Benjamin F. Kuhns Building
Benjamin F. Kuhns Building

The Benjamin F. Kuhns Building is a historic commercial building on Main Street in downtown Dayton, Ohio, United States. Distinguished by its little-modified late nineteenth-century architecture, it has been named a historic site. Built of brick covered with a slate roof, the Romanesque Revival building features elements of stone and terracotta. Its facade is divided into five bays, each of which features a large arch, while the street-facing southern side is functionally a larger form of the facade. The building was designed by Peters and Burns, a Dayton-based architectural company, and constructed under the direction of Dayton contractors Beaver and Butt. During the building's early years, it was home to companies such as the Manhattan Clothing Store and Oleman's Department Store, which maintained premises there in the 1890s and 1910s respectively. However, the building was not always used for commercial purposes; an arts school operated in the building during the 1888-1889 schoolyear. Among the building's interior features is a mail chute, which according to local lore is one of the earliest installed in any building nationwide.Benjamin Kuhns, the building's namesake, moved from Lancaster, Pennsylvania to Dayton in 1855 at the age of thirty. By his fiftieth birthday, Kuhns was a prominent industrialist, having taken a small Dayton firm and turned it into a prominent manufacturer of agricultural equipment.

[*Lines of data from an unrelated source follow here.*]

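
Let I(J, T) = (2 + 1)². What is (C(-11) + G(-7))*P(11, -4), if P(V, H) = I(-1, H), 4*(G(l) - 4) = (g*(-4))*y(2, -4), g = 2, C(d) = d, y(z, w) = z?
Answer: -99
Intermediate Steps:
G(l) = 0 (G(l) = 4 + ((2*(-4))*2)/4 = 4 + (-8*2)/4 = 4 + (¼)*(-16) = 4 - 4 = 0)
I(J, T) = 9 (I(J, T) = 3² = 9)
P(V, H) = 9
(C(-11) + G(-7))*P(11, -4) = (-11 + 0)*9 = -11*9 = -99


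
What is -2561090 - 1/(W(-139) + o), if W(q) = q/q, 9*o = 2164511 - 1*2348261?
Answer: -156859079227/61247 ≈ -2.5611e+6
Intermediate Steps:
o = -61250/3 (o = (2164511 - 1*2348261)/9 = (2164511 - 2348261)/9 = (⅑)*(-183750) = -61250/3 ≈ -20417.)
W(q) = 1
-2561090 - 1/(W(-139) + o) = -2561090 - 1/(1 - 61250/3) = -2561090 - 1/(-61247/3) = -2561090 - 1*(-3/61247) = -2561090 + 3/61247 = -156859079227/61247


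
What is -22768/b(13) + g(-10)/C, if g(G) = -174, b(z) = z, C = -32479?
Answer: -739479610/422227 ≈ -1751.4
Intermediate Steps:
-22768/b(13) + g(-10)/C = -22768/13 - 174/(-32479) = -22768*1/13 - 174*(-1/32479) = -22768/13 + 174/32479 = -739479610/422227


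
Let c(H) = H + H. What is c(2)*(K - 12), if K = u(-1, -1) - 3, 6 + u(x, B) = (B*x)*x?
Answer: -88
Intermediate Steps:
u(x, B) = -6 + B*x² (u(x, B) = -6 + (B*x)*x = -6 + B*x²)
c(H) = 2*H
K = -10 (K = (-6 - 1*(-1)²) - 3 = (-6 - 1*1) - 3 = (-6 - 1) - 3 = -7 - 3 = -10)
c(2)*(K - 12) = (2*2)*(-10 - 12) = 4*(-22) = -88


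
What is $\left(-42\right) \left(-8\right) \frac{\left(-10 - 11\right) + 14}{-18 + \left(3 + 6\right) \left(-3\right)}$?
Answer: $\frac{784}{15} \approx 52.267$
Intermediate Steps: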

He was also a prominent philanthropist, having been one of the primary founders of Miami Valley Hospital.The Benjamin Kuhns Building was listed on the National Register of Historic Places in April 1978, qualifying because of its historically significant architecture. By the early twenty-first century, the Kuhns Building had undergone a highly successful redevelopment process, but like the Kettering Tower and several other downtown buildings, it experienced foreclosure in 2010 after the corporation that owned it fell behind on the mortgage and on property taxes. In 2019, it was sold by the city of Dayton to a developer.